@noblegiraffe As the challenge of my last question showed no-one could find a quote where he says any of his female colleagues are are not able to do their jobs or are less good at their jobs?
It strikes me that what so many of his critics, including so many in this thread, are confusing here are the terms "less" and "fewer". He claimed that fewer women might either want to, or be suitable to, work in the roles. In general objections (including Yonatan's) have been that he said women were less able.
There is a world of difference. One, the "less" point, is an attack on his colleagues. There is no doubt that this would be completely wrong and a dismissible offence. The other, the "fewer" point, is an academic discussion. Why is it academic? Because fewer women qualify in the US with the entry qualifications to become coders than men. He could well be wrong in his theories as to why but surely a better approach to dealing with a different opinion would be discourse not dismissal.
@MrGHardy Thank you so much for making your point here as it has probably cleared up why his critics are attacking him incorrectly; he very precisely did not say "Men and women have different traits." as you put here. He said "Differences in distributions of traits between men and women". A difference in distribution means that women DO have the same traits but that a different number of women would have a given set of them. In plain language, and this being his point not mine, that women are just as capable and just as interested but in smaller numbers.

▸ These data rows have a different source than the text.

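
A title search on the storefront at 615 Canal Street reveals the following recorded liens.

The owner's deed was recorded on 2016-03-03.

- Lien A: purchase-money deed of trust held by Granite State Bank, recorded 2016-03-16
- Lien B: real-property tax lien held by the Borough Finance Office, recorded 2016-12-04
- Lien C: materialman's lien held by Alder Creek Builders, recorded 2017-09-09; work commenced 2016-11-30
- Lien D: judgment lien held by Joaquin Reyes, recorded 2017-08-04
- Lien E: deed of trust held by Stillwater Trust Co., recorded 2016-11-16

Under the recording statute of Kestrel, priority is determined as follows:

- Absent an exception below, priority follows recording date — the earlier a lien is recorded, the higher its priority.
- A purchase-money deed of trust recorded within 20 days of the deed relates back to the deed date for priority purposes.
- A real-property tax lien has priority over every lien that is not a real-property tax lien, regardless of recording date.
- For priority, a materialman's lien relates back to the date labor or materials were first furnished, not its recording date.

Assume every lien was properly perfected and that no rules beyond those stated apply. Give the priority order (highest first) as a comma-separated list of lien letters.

B, A, E, C, D

Effective dates after the stated exceptions: A was recorded within the 20-day window, so its effective date is the deed date 2016-03-03; C relates back to 2016-11-30 (work commenced).
B is a real-property tax lien and takes priority over every other lien.
Ordering the rest by effective date: A (2016-03-03), E (2016-11-16), C (2016-11-30), D (2017-08-04).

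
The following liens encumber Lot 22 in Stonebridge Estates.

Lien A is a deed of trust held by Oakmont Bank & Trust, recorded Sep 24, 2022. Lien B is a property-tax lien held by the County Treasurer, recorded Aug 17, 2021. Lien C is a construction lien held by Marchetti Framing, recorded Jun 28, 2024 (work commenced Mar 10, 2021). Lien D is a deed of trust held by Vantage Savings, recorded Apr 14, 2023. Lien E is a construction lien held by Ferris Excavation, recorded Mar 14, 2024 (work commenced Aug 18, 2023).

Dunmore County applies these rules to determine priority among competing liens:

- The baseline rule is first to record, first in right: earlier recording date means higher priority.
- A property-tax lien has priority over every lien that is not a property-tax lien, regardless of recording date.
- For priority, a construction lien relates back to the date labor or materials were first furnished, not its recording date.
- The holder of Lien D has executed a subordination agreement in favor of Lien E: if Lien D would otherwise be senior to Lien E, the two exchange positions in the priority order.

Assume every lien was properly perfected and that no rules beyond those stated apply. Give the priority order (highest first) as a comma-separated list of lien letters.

Effective dates after the stated exceptions: C's effective date is Mar 10, 2021, when work began; E is treated as recorded Aug 18, 2023, the work-commencement date.
As a property-tax lien, B is senior to every other lien.
Among the remaining liens, by effective date: C (Mar 10, 2021), A (Sep 24, 2022), D (Apr 14, 2023), E (Aug 18, 2023).
Because D would otherwise rank above E, the subordination swaps them.

B, C, A, E, D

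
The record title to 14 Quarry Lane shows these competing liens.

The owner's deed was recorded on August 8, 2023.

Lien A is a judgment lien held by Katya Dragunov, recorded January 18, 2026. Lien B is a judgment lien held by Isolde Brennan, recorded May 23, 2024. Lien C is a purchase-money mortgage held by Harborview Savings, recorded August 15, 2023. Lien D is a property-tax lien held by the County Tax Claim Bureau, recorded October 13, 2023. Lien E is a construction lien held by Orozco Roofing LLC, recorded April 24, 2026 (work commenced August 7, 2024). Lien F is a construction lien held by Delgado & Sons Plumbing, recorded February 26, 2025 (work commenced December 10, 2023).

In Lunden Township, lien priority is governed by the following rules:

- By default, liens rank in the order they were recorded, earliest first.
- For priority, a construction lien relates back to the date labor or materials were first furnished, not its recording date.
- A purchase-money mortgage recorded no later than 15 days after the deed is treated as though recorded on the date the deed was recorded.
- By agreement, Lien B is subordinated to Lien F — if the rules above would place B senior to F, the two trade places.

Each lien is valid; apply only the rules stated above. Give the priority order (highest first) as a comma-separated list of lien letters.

C, D, F, B, E, A

First, effective dates: C was recorded within the 15-day window, so its effective date is the deed date August 8, 2023; E relates back to August 7, 2024 (work commenced); F's effective date is December 10, 2023, when work began.
By effective date, earliest first: C (August 8, 2023), D (October 13, 2023), F (December 10, 2023), B (May 23, 2024), E (August 7, 2024), A (January 18, 2026).
B is already junior to F, so the subordination agreement changes nothing.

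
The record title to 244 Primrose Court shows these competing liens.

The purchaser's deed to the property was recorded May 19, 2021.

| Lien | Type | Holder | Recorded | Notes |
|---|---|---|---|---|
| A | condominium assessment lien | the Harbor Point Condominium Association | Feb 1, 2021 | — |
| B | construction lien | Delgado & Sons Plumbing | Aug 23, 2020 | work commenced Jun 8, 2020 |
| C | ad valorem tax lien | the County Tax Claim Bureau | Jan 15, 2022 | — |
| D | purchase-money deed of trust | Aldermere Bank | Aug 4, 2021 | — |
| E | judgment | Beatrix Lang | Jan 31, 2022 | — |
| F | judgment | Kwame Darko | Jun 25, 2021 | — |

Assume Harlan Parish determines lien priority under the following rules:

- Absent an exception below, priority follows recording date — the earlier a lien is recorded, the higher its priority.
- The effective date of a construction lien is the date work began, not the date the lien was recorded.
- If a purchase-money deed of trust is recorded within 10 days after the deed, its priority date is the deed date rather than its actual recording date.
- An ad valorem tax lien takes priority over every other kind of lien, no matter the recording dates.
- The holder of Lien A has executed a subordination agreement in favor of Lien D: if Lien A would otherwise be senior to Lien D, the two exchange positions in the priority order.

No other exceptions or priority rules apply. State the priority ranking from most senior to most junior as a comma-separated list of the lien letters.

Effective dates: B is treated as recorded Jun 8, 2020, the work-commencement date; D was recorded 77 days after the deed, outside the 10-day window, so it keeps its recording date.
C, as an ad valorem tax lien, has superpriority and ranks first.
Among the remaining liens, by effective date: B (Jun 8, 2020), A (Feb 1, 2021), F (Jun 25, 2021), D (Aug 4, 2021), E (Jan 31, 2022).
The subordination applies — A was senior to D — so A and D swap.

C, B, D, F, A, E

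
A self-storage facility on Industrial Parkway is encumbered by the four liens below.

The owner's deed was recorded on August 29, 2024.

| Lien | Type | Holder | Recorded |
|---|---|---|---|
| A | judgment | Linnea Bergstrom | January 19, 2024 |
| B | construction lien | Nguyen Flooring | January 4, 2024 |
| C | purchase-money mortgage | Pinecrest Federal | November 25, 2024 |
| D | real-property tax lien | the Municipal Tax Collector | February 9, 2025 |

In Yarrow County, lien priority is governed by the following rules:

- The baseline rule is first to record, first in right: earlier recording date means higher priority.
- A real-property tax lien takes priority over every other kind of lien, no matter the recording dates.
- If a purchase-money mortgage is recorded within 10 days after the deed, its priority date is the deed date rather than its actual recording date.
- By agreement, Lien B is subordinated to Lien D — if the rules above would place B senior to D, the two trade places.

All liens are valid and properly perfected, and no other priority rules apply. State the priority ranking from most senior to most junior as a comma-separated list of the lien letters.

Effective dates after the stated exceptions: C was recorded 88 days after the deed, outside the 10-day window, so it keeps its recording date.
D, as a real-property tax lien, has superpriority and ranks first.
Among the remaining liens, by effective date: B (January 4, 2024), A (January 19, 2024), C (November 25, 2024).
B is already junior to D, so the subordination agreement changes nothing.

D, B, A, C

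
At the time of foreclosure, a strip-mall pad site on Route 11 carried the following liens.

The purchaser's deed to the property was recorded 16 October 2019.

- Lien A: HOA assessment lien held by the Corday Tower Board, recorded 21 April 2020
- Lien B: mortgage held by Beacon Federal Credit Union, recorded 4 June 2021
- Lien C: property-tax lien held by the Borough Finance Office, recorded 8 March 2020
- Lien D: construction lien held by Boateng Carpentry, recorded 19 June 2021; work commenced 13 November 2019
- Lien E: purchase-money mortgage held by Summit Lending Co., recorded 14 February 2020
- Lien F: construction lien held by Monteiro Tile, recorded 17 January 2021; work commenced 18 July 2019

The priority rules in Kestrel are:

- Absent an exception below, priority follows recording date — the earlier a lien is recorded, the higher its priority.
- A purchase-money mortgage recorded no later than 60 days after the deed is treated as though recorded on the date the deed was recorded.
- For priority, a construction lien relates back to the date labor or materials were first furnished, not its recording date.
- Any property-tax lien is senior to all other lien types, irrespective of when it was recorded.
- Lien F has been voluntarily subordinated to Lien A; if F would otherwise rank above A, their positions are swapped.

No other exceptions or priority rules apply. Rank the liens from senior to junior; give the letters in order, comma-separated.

C, A, D, E, F, B

Adjusting effective dates: D's effective date is 13 November 2019, when work began; E was recorded 121 days after the deed — beyond 60 days — so no relation-back applies; F's effective date is 18 July 2019, when work began.
C is a property-tax lien, so it outranks all other liens regardless of date.
Ordering the rest by effective date: F (18 July 2019), D (13 November 2019), E (14 February 2020), A (21 April 2020), B (4 June 2021).
F would otherwise be senior to A, so under the subordination agreement F and A exchange positions.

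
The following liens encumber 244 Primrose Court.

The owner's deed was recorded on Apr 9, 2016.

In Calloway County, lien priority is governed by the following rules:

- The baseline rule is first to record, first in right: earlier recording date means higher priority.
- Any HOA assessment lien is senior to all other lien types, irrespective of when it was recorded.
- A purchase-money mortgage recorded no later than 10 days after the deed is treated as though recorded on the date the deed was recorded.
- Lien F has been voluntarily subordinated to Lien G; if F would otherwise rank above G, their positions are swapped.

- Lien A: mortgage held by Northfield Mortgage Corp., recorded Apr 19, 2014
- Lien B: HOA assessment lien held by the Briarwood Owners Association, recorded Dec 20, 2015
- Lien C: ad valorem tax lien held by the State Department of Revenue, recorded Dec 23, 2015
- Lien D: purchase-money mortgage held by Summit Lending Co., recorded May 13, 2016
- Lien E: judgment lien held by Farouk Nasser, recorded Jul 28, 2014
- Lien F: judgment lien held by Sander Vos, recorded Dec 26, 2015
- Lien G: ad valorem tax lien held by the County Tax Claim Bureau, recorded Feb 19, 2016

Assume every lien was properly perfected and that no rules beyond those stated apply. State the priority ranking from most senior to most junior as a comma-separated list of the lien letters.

Effective dates after the stated exceptions: D missed the 10-day window (34 days after the deed), so its recording date stands.
B, as an HOA assessment lien, has superpriority and ranks first.
Remaining liens by effective date: A (Apr 19, 2014), E (Jul 28, 2014), C (Dec 23, 2015), F (Dec 26, 2015), G (Feb 19, 2016), D (May 13, 2016).
The subordination applies — F was senior to G — so F and G swap.

B, A, E, C, G, F, D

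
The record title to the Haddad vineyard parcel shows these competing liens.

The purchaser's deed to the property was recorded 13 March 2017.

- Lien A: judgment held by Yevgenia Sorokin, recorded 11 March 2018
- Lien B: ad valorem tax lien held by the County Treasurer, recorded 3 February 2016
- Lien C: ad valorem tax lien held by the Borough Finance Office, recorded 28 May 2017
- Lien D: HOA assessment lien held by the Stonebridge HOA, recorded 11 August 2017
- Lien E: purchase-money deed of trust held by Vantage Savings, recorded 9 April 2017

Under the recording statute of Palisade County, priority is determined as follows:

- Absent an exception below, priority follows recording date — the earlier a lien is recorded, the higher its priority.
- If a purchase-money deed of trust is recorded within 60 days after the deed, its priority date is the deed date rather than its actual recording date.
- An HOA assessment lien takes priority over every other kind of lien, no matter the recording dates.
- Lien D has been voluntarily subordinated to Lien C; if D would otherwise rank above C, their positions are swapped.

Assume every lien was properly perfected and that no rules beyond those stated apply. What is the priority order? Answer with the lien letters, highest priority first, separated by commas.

Adjusting effective dates: E was recorded within the 60-day window, so its effective date is the deed date 13 March 2017.
D is an HOA assessment lien, so it outranks all other liens regardless of date.
Remaining liens by effective date: B (3 February 2016), E (13 March 2017), C (28 May 2017), A (11 March 2018).
D would otherwise be senior to C, so under the subordination agreement D and C exchange positions.

C, B, E, D, A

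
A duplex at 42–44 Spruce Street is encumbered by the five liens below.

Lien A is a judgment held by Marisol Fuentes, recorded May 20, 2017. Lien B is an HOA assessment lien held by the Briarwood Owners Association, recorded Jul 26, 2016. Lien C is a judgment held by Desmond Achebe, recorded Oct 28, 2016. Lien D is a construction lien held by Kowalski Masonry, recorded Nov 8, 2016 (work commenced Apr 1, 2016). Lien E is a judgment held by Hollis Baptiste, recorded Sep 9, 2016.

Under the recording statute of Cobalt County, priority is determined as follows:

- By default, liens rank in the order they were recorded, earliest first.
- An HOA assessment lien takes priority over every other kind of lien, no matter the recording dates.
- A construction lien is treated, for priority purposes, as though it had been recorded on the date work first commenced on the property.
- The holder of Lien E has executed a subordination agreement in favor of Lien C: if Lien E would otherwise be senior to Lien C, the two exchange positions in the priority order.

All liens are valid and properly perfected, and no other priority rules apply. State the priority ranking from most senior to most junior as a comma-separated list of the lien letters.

Adjusting effective dates: D is treated as recorded Apr 1, 2016, the work-commencement date.
B, as an HOA assessment lien, has superpriority and ranks first.
Among the remaining liens, by effective date: D (Apr 1, 2016), E (Sep 9, 2016), C (Oct 28, 2016), A (May 20, 2017).
E is senior to C before the subordination, so the two trade places.

B, D, C, E, A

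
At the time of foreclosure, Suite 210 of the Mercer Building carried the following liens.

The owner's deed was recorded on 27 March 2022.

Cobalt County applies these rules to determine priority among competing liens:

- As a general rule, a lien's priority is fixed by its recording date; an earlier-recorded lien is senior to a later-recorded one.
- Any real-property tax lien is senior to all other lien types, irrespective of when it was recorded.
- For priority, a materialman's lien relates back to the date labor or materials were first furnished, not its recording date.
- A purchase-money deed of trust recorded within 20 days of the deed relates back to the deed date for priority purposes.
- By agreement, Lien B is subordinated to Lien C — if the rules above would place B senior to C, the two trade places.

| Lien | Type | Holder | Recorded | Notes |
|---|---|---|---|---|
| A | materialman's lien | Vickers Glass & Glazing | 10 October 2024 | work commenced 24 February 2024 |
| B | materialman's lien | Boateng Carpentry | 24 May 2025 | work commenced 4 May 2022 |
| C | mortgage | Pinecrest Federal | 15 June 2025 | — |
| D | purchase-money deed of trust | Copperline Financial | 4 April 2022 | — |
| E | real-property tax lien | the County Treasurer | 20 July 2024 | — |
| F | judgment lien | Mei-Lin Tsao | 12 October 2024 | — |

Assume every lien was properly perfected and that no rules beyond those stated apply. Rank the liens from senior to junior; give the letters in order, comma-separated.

Effective dates: A's effective date is 24 February 2024, when work began; B's effective date is 4 May 2022, when work began; D's effective date is the deed date, 27 March 2022.
E, as a real-property tax lien, has superpriority and ranks first.
The other liens, earliest effective date first: D (27 March 2022), B (4 May 2022), A (24 February 2024), F (12 October 2024), C (15 June 2025).
B is senior to C before the subordination, so the two trade places.

E, D, C, A, F, B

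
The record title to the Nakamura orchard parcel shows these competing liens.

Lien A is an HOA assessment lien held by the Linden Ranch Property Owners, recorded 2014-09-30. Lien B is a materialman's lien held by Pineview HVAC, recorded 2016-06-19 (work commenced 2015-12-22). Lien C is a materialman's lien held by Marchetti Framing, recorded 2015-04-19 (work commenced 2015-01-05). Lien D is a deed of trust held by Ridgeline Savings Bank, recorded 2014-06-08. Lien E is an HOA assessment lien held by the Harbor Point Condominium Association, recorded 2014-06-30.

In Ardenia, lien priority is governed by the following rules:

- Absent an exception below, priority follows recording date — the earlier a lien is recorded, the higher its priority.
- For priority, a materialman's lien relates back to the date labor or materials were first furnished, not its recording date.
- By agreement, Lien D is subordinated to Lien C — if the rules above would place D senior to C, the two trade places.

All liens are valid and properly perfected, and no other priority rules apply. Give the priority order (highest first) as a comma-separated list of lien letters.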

I suspect now having seen your explanation here that while for him these mathematical concepts are very easy to separate, for many of his critics this has caused confusion (including it seems perhaps for Yonatan which says a lot).
@MrGHardy I don't think if you alter the conversation from women and men to skin colour it changes anything except that there is research to say we do inherit predisposition by gender (circuit racing as I mentioned in my first post being one example) but I am not aware of any research to say we inherit it by race.
@Thoth I have no idea what is acceptable or what is not within Google. I note that in their reply they invited everyone to respond suggesting that they do welcome wide and open participation in discussion. When I have worked in California with tech companies they have such a wide range of cultures I would never try and predict what any other one was like. You use the word "send". I am not so familiar with the internals of Google (maybe you have worked there) was this not posted rather than sent?